初対面が苦手だったり、人見知りが激しいくせに、私は妙なところで行動力がある。
手話を学び始めて半年経つか経たないかの頃
地元のろうあ協会主催の1泊旅行があった。
「ああいうのは中級とか上級の人が参加するものよ」
同じクラスの人にそう言われる。
そうなの?
けれど私は何故だか行ってみたいと思い、あまり深く考えずに申し込んだ。
ろう協主催なので、参加しているのは耳の不自由な方や手話サークルの方が多い。
中級や上級クラスの方もいらしたかもしれないけれど、それよりもっと上の…そう、通訳養成クラスの講師の先生とか、そういうレベル。
私なんて、赤ちゃんのようなものだった。
そんな赤子同然の私をみなさんは快く、そしておもしろがって迎え入れてくださった。
「いや~…、よく参加してくれたよね~!」
やっぱり初級クラスの受講生がこういったものに参加するのは珍しいらしい。
そこで私は、それまでの常識がひっくり返る体験をすることになる。
そう、この場で一番コミュニケーションをとることに苦労したのは、目が見えて 耳が聞こえて 話す事もできる私だったのだ。
すごいスピードで展開される手話の会話。
全然読み取れない。
伝えたくても自分の持っている語彙の絶対数が少なすぎる。
遠くから聞こえてきた指示をどういったタイミングで聞こえていない方に伝えたらいいのかわからない。
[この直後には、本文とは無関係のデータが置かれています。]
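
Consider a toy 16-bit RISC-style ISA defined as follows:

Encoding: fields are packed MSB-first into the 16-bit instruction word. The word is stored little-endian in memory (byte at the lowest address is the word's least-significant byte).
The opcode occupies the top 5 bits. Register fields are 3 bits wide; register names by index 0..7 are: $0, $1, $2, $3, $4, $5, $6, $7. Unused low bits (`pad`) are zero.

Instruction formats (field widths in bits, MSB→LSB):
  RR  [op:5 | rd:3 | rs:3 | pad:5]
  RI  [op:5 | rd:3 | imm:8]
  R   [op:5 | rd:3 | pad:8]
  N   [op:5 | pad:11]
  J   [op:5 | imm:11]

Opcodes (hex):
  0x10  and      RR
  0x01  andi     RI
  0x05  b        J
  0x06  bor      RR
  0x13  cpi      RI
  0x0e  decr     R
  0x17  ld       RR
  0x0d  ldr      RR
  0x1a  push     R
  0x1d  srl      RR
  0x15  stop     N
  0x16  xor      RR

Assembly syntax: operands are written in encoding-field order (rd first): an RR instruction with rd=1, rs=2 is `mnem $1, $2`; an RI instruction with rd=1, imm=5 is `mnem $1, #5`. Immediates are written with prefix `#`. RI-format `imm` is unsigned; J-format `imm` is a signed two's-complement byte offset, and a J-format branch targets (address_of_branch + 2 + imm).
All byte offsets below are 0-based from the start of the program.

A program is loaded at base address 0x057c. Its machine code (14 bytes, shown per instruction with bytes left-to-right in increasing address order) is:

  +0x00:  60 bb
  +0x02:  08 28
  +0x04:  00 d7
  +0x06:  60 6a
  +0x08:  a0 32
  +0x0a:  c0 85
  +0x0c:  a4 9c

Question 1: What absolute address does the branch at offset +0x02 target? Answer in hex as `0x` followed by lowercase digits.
0x0588

+0x02: 08 28 ⇒ word 0x2808 (little)
  op=0x2808>>11=0x5 ⇒ b (J)
  imm@[10:0]=0x8 ⇒ #8
  target = base 0x057c + off 0x02 + 2 + imm 8 = 0x0588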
つい普段と同じように動こうとしてしまい、相手には伝わっていなかったことに気づかされる。
世界がひっくり返り、必死についていった。
社会の中で生きていて、耳が聞こえないのは聞こえるよりも大変とされている。
事実、聞こえないことで不自由な思いをすることだって多々あると思う。
予想できる孤独感と、実際に体験する孤独とは、まったく異なるものだ。
おそらくそれと同じ体験を あのとき私は少しだけさせてもらったのだ。
毎日なんかじゃない。
たった1泊2日だったけれど。
旅行から戻り、次の手話講習会のとき
同じクラスの受講生の前で報告してほしいと頼まれた。
私はもちろん、手話を使って報告する。
え…?
みんなが驚いている。
私も驚いた。
たった1泊2日だったのだけれど。
私の手話は、驚くほど上達していたのだ。
その言葉の環境にどっぷり浸かること。
それが自分の言語能力・コミュニケーション能力を上げていく。
もっと知りたい
もっと話したい
だから必死にくらいついていく
それは英語や韓国語といった外国語だけではなく、手話の世界も同じだった。